Né à Rennes, François Chaignaud est diplômé du CNSM de Paris en 2003 et collabore auprès de plusieurs chorégraphes, notamment Boris Charmatz, Emmanuelle Huynh, Alain Buffard et Gilles Jobin. Depuis He’s One that Goes to Sea for Nothing but to Make him sick (2004) jusqu’à Думи мої (2013), il crée des performances dans lesquelles s’articulent l’exigence du mouvement et la puissance d’évocation du chant, dans les lieux les plus divers et à la croisée de différentes inspirations.

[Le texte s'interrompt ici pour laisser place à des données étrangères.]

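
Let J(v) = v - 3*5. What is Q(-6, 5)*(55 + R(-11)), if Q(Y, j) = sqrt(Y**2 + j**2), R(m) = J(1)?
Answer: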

Également historien, il a publié aux PUR L’Affaire Berger-Levrault : le féminisme à l’épreuve (1898-1905). Cette curiosité historique le conduit à initier des collaborations diverses, notamment avec la légendaire drag queen Rumi Missabu des Cockettes, le cabarettiste Jérôme Marin (Sous l’ombrelle, en 2011, qui ravive des mélodies oubliées du début du XXe siècle), l’artiste Marie Caroline Hominal (Duchesses, 2009), les couturiers Romain Brau et Charlie Le Mindu, le photographe Donatien Veismann, le vidéaste César Vayssié (The Sweetest Choice, 2015), le musicien Nosfell (Icônes, 2016) et l’artiste Théo Mercier (Radio Vinci Park, 2016). En 2017, il collabore à de nombreux projets, notamment avec l’artiste Brice Dellsperger pour Body Double 35, ou la réouverture du cabaret Madame Arthur. Depuis 2005, François Chaignaud collabore avec Cecilia Bengolea avec laquelle il forme la compagnie Vlovajob Pru. Ensemble, ils créent Pâquerette (2005-2008), Sylphides
(2009), Castor et Pollux (2010), Danses Libres (2010), (M)IMOSA (coécrit et interprété́ avec Trajal Harrell et Marlene Monteiro Freitas, 2011), altered natives’ Say Yes To Another Excess – TWERK (2012), Dub Love (2013) et DFS (2016). François Chaignaud poursuit parallèlement une recherche sur les répertoires de polyphonies (géorgiennes, préchrétiennes et médiévales) et prépare une performance avec Marie-Pierre Brébant autour du répertoire grégorien d’Hildegarde de Bingen (création prévue pour le Festival de Mode et de Photographie d’Hyères 2017 à la Villa Noailles). Il co-signe également avec l’artiste Nino Laisné une nouvelle création intitulée Romances Inciertos : Un autre Orlando, réunissant quatre instrumentistes autour de motifs de l’ambiguïté.